Ein Stück Zeitgeschichte als Galerie im Obergeschoss

Erinnerung an die Bücherverbrennung im Mai 1933

Mühsam, Tucholsky, Döblin – mit diesen Namen beginnt die Bildergalerie, die sich seit kurzer Zeit im Obergeschoss befindet. Das Thema: die Bücherverbrennung vom Mai 1933. Aus Anlass der 85. Wiederkehr der Schandtaten von SA, nationalsozialistisch eingefärbten Studenten und Professoren sowie freiwilligen Helfern hatten Schülerinnen der Oberstufe eine Ausstellung vorbereitet, die 2018 für eine gewisse Zeit auch in der Stadtbücherei zu sehen war.    
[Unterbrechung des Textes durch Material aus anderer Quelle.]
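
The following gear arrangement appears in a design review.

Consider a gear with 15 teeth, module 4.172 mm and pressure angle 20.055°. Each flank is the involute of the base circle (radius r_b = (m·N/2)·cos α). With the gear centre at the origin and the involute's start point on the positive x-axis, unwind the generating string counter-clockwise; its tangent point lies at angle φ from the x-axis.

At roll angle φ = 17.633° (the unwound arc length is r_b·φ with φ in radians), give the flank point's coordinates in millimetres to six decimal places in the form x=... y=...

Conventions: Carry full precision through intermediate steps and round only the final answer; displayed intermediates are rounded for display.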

Renate Engelmann, die ehemalige Mitarbeiterin der Bibliothek, hat keine Mühe gescheut, um die Materialien so zu sichern, dass auf eine nachhaltige Wirkung gehofft werden kann. Professionell gestaltete "Schaufenster" lassen einen  genauen Blick auf einzelne Autoren zu, deren Werke den besonderen Hass der Nazis auf sich gezogen hatten. Erich Kästner, Heinrich Mann und Bertolt Brecht schließen die Ehrengala. Thomas Mann, der im Exil Geläuterte, der vor 1933 immer wieder eher nationalkonservativ argumentiert hatte, ist leider nicht dabei.

Im Gedränge der Pausen haben die Schülerinnen und Schüler vielleicht kein Auge für die Galerie. Ein gezielter Besuch als Teil des Deutschunterrichts bietet da schon andere Möglichkeiten. Die Bücherei bietet natürlich die Gelegenheit, „verbrannte Literatur“ auszuleihen und zu lesen. Bibliotheksleiterin Christine Busch erteilt gerne nähere Auskünfte. Einer „Schule ohne Rassismus – Schule mit Courage“ steht es ohnehin gut an, auf Verbrechen dieser Art hinzuweisen. Wer genau hinschaut, sieht, was Heinrich Heine schon im 19. Jahrhundert prophezeite. Es kam, wie es nicht hätte kommen müssen, hätten irgendwo Menschen den aufgeputschten Brandstiftern in den Arm gegriffen.

Eine besonders unrühmliche Rolle hatte übrigens Prinz Friedrich-Christian zu Schaumburg-Lippe bei der Aktion aus dem Haus Goebbels, in den Jahren der Weimarer Republik selbst ein paar Jahre als Adelsspross angeblich gehänselter Schüler am Gymnasium Adolfinum. Autobiografische Werke, die seine Uneinsichtigkeit zeigen, meinte er der Schule  später vermachen zu müssen, handsigniert natürlich und mit guten Wünschen versehen. Man kann sie (nicht) vergessen.